# UK Driving Licence / + Venezuelan Licence



## Eamon (Mar 5, 2009)

Hi Guys

I have a full UK clean driving licence...is that valid in Dubai?
My wife has a full clean Venezuelan Licence...is that valid?

Cheers

E


----------



## dizzyizzy (Mar 30, 2008)

Your wife will have to do driving lessons.

As for you, do you have an European passport? In theory your license and passport must be from the same country, but a few people have reported they've been able to exchange a UK/USA license, and sometimes from some european countries, for a UAE one.


----------



## Eamon (Mar 5, 2009)

dizzyizzy said:


> Your wife will have to do driving lessons.
> 
> As for you, do you have an European passport? In theory your license and passport must be from the same country, but a few people have reported they've been able to exchange a UK/USA license, and sometimes from some european countries, for a UAE one.


Yep...I have European Passport, as does my wife, AND she holds a Venezuelan passport too


----------



## dizzyizzy (Mar 30, 2008)

If your wife can get a Spanish license before you guys move here, she should. That could save her from doing the driver lessons here!! (annoying and tedious process, not to mention costly).

UK license + UK passport should be pretty straighforward, you just go to the RTA, bring pictures, pay some money and walk out with a UAE drivers license. UK license + Spanish passport should also be ok, you may need to ask different people or go to different RTA offices until you get a positive response. But Venezuelan license + UK/Spain passport will mean driving lessons for sure.


----------



## Eamon (Mar 5, 2009)

dizzyizzy said:


> If your wife can get a Spanish license before you guys move here, she should. That could save her from doing the driver lessons here!! (annoying and tedious process, not to mention costly).
> 
> UK license + UK passport should be pretty straighforward, you just go to the RTA, bring pictures, pay some money and walk out with a UAE drivers license. UK license + Spanish passport should also be ok, you may need to ask different people or go to different RTA offices until you get a positive response. But Venezuelan license + UK/Spain passport will mean driving lessons for sure.

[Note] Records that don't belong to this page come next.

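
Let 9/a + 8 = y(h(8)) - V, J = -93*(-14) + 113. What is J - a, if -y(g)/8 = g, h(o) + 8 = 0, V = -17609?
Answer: 24995966/17665 ≈ 1415.0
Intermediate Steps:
h(o) = -8 (h(o) = -8 + 0 = -8)
y(g) = -8*g
J = 1415 (J = 1302 + 113 = 1415)
a = 9/17665 (a = 9/(-8 + (-8*(-8) - 1*(-17609))) = 9/(-8 + (64 + 17609)) = 9/(-8 + 17673) = 9/17665 ≈ 0.00050948)
J - a = 1415 - 1*9/17665 = 1415 - 9/17665 = 24995966/17665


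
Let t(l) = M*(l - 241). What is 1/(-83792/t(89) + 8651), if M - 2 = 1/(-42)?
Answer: 1577/14082535 ≈ 0.00011198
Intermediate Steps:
M = 83/42 (M = 2 + 1/(-42) = 2 - 1/42 = 83/42 ≈ 1.9762)
t(l) = -20003/42 + 83*l/42 (t(l) = 83*(l - 241)/42 = 83*(-241 + l)/42 = -20003/42 + 83*l/42)
1/(-83792/t(89) + 8651) = 1/(-83792/(-20003/42 + (83/42)*89) + 8651) = 1/(-83792/(-20003/42 + 7387/42) + 8651) = 1/(-83792/(-6308/21) + 8651) = 1/(-83792*(-21/6308) + 8651) = 1/(439908/1577 + 8651) = 1/(14082535/1577) = 1577/14082535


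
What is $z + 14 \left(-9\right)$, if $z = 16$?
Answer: $-110$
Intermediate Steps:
$z + 14 \left(-9\right) = 16 + 14 \left(-9\right) = 16 - 126 = -110$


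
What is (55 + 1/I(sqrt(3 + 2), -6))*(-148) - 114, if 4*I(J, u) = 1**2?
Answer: -8846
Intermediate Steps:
I(J, u) = 1/4 (I(J, u) = (1/4)*1**2 = (1/4)*1 = 1/4)
(55 + 1/I(sqrt(3 + 2), -6))*(-148) - 114 = (55 + 1/(1/4))*(-148) - 114 = (55 + 4)*(-148) - 114 = 59*(-148) - 114 = -8732 - 114 = -8846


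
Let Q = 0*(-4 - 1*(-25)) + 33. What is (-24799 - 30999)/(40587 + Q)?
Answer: -27899/20310 ≈ -1.3737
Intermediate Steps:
Q = 33 (Q = 0*(-4 + 25) + 33 = 0*21 + 33 = 0 + 33 = 33)
(-24799 - 30999)/(40587 + Q) = (-24799 - 30999)/(40587 + 33) = -55798/40620 = -55798*1/40620 = -27899/20310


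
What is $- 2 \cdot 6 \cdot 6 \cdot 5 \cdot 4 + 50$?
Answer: $-1390$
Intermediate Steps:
$- 2 \cdot 6 \cdot 6 \cdot 5 \cdot 4 + 50 = \left(-2\right) 36 \cdot 5 \cdot 4 + 50 = \left(-72\right) 5 \cdot 4 + 50 = \left(-360\right) 4 + 50 = -1440 + 50 = -1390$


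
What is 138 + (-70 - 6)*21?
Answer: -1458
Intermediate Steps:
138 + (-70 - 6)*21 = 138 - 76*21 = 138 - 1596 = -1458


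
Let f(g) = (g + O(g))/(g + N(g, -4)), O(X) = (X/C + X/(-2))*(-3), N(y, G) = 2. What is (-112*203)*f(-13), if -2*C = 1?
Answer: -2512328/11 ≈ -2.2839e+5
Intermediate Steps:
C = -½ (C = -½*1 = -½ ≈ -0.50000)
O(X) = 15*X/2 (O(X) = (X/(-½) + X/(-2))*(-3) = (X*(-2) + X*(-½))*(-3) = (-2*X - X/2)*(-3) = -5*X/2*(-3) = 15*X/2)
f(g) = 17*g/(2*(2 + g)) (f(g) = (g + 15*g/2)/(g + 2) = (17*g/2)/(2 + g) = 17*g/(2*(2 + g)))
(-112*203)*f(-13) = (-112*203)*((17/2)*(-13)/(2 - 13)) = -193256*(-13)/(-11) = -193256*(-13)*(-1)/11 = -22736*221/22 = -2512328/11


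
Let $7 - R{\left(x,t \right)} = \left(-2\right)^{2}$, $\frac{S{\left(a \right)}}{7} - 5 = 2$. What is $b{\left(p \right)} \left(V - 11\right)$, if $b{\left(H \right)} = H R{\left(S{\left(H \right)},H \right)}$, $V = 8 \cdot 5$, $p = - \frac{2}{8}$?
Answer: $- \frac{87}{4} \approx -21.75$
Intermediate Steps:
$S{\left(a \right)} = 49$ ($S{\left(a \right)} = 35 + 7 \cdot 2 = 35 + 14 = 49$)
$p = - \frac{1}{4}$ ($p = \left(-2\right) \frac{1}{8} = - \frac{1}{4} \approx -0.25$)
$R{\left(x,t \right)} = 3$ ($R{\left(x,t \right)} = 7 - \left(-2\right)^{2} = 7 - 4 = 3$)
$V = 40$
$b{\left(H \right)} = 3 H$ ($b{\left(H \right)} = H 3 = 3 H$)
$b{\left(p \right)} \left(V - 11\right) = 3 \left(- \frac{1}{4}\right) \left(40 - 11\right) = \left(- \frac{3}{4}\right) 29 = - \frac{87}{4}$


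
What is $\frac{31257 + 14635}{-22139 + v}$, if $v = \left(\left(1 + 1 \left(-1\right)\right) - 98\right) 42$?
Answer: $- \frac{45892}{26255} \approx -1.7479$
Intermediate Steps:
$v = -4116$ ($v = \left(\left(1 - 1\right) - 98\right) 42 = \left(0 - 98\right) 42 = \left(-98\right) 42 = -4116$)
$\frac{31257 + 14635}{-22139 + v} = \frac{31257 + 14635}{-22139 - 4116} = \frac{45892}{-26255} = 45892 \left(- \frac{1}{26255}\right) = - \frac{45892}{26255}$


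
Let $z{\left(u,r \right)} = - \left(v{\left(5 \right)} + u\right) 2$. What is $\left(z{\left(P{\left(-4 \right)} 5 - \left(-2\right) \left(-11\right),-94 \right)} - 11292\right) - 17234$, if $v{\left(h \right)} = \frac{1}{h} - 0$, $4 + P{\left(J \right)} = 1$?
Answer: $- \frac{142262}{5} \approx -28452.0$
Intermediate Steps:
$P{\left(J \right)} = -3$ ($P{\left(J \right)} = -4 + 1 = -3$)
$v{\left(h \right)} = \frac{1}{h}$ ($v{\left(h \right)} = \frac{1}{h} + 0 = \frac{1}{h}$)
$z{\left(u,r \right)} = - \frac{2}{5} - 2 u$ ($z{\left(u,r \right)} = - \left(\frac{1}{5} + u\right) 2 = - (\frac{2}{5} + 2 u) = - \frac{2}{5} - 2 u$)
$\left(z{\left(P{\left(-4 \right)} 5 - \left(-2\right) \left(-11\right),-94 \right)} - 11292\right) - 17234 = \left(\left(- \frac{2}{5} - 2 \left(\left(-3\right) 5 - \left(-2\right) \left(-11\right)\right)\right) - 11292\right) - 17234 = \left(\left(- \frac{2}{5} - 2 \left(-15 - 22\right)\right) - 11292\right) - 17234 = \left(\left(- \frac{2}{5} - -74\right) - 11292\right) - 17234 = \left(\left(- \frac{2}{5} + 74\right) - 11292\right) - 17234 = \left(\frac{368}{5} - 11292\right) - 17234 = - \frac{56092}{5} - 17234 = - \frac{142262}{5}$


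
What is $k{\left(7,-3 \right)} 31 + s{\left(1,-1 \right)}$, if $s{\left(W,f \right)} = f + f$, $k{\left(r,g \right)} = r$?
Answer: $215$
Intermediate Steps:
$s{\left(W,f \right)} = 2 f$
$k{\left(7,-3 \right)} 31 + s{\left(1,-1 \right)} = 7 \cdot 31 + 2 \left(-1\right) = 217 - 2 = 215$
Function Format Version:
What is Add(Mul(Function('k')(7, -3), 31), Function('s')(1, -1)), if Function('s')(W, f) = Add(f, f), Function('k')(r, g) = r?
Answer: 215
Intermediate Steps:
Function('s')(W, f) = Mul(2, f)
Add(Mul(Function('k')(7, -3), 31), Function('s')(1, -1)) = Add(Mul(7, 31), Mul(2, -1)) = Add(217, -2) = 215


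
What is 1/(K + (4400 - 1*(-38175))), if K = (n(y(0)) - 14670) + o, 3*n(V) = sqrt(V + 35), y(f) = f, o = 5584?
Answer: 301401/10093618054 - 3*sqrt(35)/10093618054 ≈ 2.9859e-5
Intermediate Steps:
n(V) = sqrt(35 + V)/3 (n(V) = sqrt(V + 35)/3 = sqrt(35 + V)/3)
K = -9086 + sqrt(35)/3 (K = (sqrt(35 + 0)/3 - 14670) + 5584 = (sqrt(35)/3 - 14670) + 5584 = (-14670 + sqrt(35)/3) + 5584 = -9086 + sqrt(35)/3 ≈ -9084.0)
1/(K + (4400 - 1*(-38175))) = 1/((-9086 + sqrt(35)/3) + (4400 - 1*(-38175))) = 1/((-9086 + sqrt(35)/3) + (4400 + 38175)) = 1/((-9086 + sqrt(35)/3) + 42575) = 1/(33489 + sqrt(35)/3)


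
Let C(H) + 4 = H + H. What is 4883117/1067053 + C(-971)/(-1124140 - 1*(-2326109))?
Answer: 5867278772235/1282564627357 ≈ 4.5746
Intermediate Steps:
C(H) = -4 + 2*H (C(H) = -4 + (H + H) = -4 + 2*H)
4883117/1067053 + C(-971)/(-1124140 - 1*(-2326109)) = 4883117/1067053 + (-4 + 2*(-971))/(-1124140 - 1*(-2326109)) = 4883117*(1/1067053) + (-4 - 1942)/(-1124140 + 2326109) = 4883117/1067053 - 1946/1201969 = 5867278772235/1282564627357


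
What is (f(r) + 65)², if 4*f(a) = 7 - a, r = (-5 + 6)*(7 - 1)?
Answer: 68121/16 ≈ 4257.6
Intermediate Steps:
r = 6 (r = 1*6 = 6)
f(a) = 7/4 - a/4 (f(a) = (7 - a)/4 = 7/4 - a/4)
(f(r) + 65)² = ((7/4 - ¼*6) + 65)² = ((7/4 - 3/2) + 65)² = (¼ + 65)² = (261/4)² = 68121/16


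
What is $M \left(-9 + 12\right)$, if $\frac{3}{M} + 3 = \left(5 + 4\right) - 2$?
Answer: $\frac{9}{4} \approx 2.25$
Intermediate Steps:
$M = \frac{3}{4}$ ($M = \frac{3}{-3 + \left(\left(5 + 4\right) - 2\right)} = \frac{3}{-3 + \left(9 - 2\right)} = \frac{3}{-3 + 7} = \frac{3}{4} \approx 0.75$)
$M \left(-9 + 12\right) = \frac{3 \left(-9 + 12\right)}{4} = \frac{3}{4} \cdot 3 = \frac{9}{4}$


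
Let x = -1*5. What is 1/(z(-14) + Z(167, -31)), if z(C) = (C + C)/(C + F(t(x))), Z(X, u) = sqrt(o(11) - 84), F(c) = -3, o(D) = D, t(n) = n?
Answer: 476/21881 - 289*I*sqrt(73)/21881 ≈ 0.021754 - 0.11285*I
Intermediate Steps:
x = -5
Z(X, u) = I*sqrt(73) (Z(X, u) = sqrt(11 - 84) = sqrt(-73) = I*sqrt(73))
z(C) = 2*C/(-3 + C) (z(C) = (C + C)/(C - 3) = (2*C)/(-3 + C) = 2*C/(-3 + C))
1/(z(-14) + Z(167, -31)) = 1/(2*(-14)/(-3 - 14) + I*sqrt(73)) = 1/(2*(-14)/(-17) + I*sqrt(73)) = 1/(2*(-14)*(-1/17) + I*sqrt(73)) = 1/(28/17 + I*sqrt(73))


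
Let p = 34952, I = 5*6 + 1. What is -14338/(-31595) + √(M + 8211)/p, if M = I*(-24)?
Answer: 14338/31595 + √7467/34952 ≈ 0.45628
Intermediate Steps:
I = 31 (I = 30 + 1 = 31)
M = -744 (M = 31*(-24) = -744)
-14338/(-31595) + √(M + 8211)/p = -14338/(-31595) + √(-744 + 8211)/34952 = -14338*(-1/31595) + √7467*(1/34952) = 14338/31595 + √7467/34952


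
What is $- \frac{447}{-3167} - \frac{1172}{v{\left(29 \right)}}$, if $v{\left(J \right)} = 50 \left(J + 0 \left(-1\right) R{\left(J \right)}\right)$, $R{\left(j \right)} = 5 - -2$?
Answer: $- \frac{1531787}{2296075} \approx -0.66713$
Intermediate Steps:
$R{\left(j \right)} = 7$ ($R{\left(j \right)} = 5 + 2 = 7$)
$v{\left(J \right)} = 50 J$ ($v{\left(J \right)} = 50 \left(J + 0 \left(-1\right) 7\right) = 50 \left(J + 0 \cdot 7\right) = 50 \left(J + 0\right) = 50 J$)
$- \frac{447}{-3167} - \frac{1172}{v{\left(29 \right)}} = - \frac{447}{-3167} - \frac{1172}{50 \cdot 29} = \left(-447\right) \left(- \frac{1}{3167}\right) - \frac{1172}{1450} = \frac{447}{3167} - \frac{586}{725} = - \frac{1531787}{2296075}$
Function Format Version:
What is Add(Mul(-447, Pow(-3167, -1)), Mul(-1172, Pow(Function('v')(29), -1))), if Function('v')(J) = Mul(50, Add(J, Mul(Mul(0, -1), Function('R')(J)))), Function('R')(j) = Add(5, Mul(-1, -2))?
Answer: Rational(-1531787, 2296075) ≈ -0.66713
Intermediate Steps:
Function('R')(j) = 7 (Function('R')(j) = Add(5, 2) = 7)
Function('v')(J) = Mul(50, J) (Function('v')(J) = Mul(50, Add(J, Mul(Mul(0, -1), 7))) = Mul(50, Add(J, Mul(0, 7))) = Mul(50, Add(J, 0)) = Mul(50, J))
Add(Mul(-447, Pow(-3167, -1)), Mul(-1172, Pow(Function('v')(29), -1))) = Add(Mul(-447, Pow(-3167, -1)), Mul(-1172, Pow(Mul(50, 29), -1))) = Add(Mul(-447, Rational(-1, 3167)), Mul(-1172, Pow(1450, -1))) = Add(Rational(447, 3167), Mul(-1172, Rational(1, 1450))) = Add(Rational(447, 3167), Rational(-586, 725)) = Rational(-1531787, 2296075)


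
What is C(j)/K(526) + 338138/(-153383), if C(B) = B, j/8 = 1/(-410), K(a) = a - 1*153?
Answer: -25856335702/11728431095 ≈ -2.2046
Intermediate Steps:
K(a) = -153 + a (K(a) = a - 153 = -153 + a)
j = -4/205 (j = 8/(-410) = 8*(-1/410) = -4/205 ≈ -0.019512)
C(j)/K(526) + 338138/(-153383) = -4/(205*(-153 + 526)) + 338138/(-153383) = -4/205/373 + 338138*(-1/153383) = -4/205*1/373 - 338138/153383 = -4/76465 - 338138/153383 = -25856335702/11728431095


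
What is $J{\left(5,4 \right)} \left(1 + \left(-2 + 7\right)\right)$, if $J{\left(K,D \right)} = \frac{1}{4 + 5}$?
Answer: $\frac{2}{3} \approx 0.66667$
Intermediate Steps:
$J{\left(K,D \right)} = \frac{1}{9}$
$J{\left(5,4 \right)} \left(1 + \left(-2 + 7\right)\right) = \frac{1 + \left(-2 + 7\right)}{9} = \frac{1 + 5}{9} = \frac{1}{9} \cdot 6 = \frac{2}{3}$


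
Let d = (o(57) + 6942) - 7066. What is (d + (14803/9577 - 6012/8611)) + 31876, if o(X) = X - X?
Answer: 2618579444053/82467547 ≈ 31753.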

Hi Lizzy..crossed wires LOL...She has Vz Licence + Vz passport...any good?


----------



## dizzyizzy (Mar 30, 2008)

Eamon said:


> Hi Lizzy..crossed wires LOL...She has Vz Licence + Vz passport...any good?


Nope  she'll have to do the driving lessons unfortunately.


----------



## Eamon (Mar 5, 2009)

dizzyizzy said:


> Nope  she'll have to do the driving lessons unfortunately.


OMG!!! And how hard is that?


----------



## dizzyizzy (Mar 30, 2008)

Not hard really, just annoying. Google the different driving schools (Belhasa, Emirates Driving School etc) for more info. She'll have to do a minimum of 20 lessons, should take around 2 weeks to complete, prices vary from school to school but expect to pay around 2000 dhs for the lessons, lectures, exams, etc.


----------



## Eamon (Mar 5, 2009)

dizzyizzy said:


> Not hard really, just annoying. Google the different driving schools (Belhasa, Emirates Driving School etc) for more info. She'll have to do a minimum of 20 lessons, should take around 2 weeks to complete, prices vary from school to school but expect to pay around 2000 dhs for the lessons, lectures, exams, etc.


Apologies Lizzy, as I know its getting late where you are..but what if she has an International Driving licence too??


----------



## dizzyizzy (Mar 30, 2008)

Eamon said:


> Apologies Lizzy, as I know its getting late where you are..but what if she has an International Driving licence too??


Nope no good, she may be able to hire a car on that one if she's on a tourist visa, but as soon as she's got the residence visa stamped on her passport, she will have to get the UAE license to drive legally here.


----------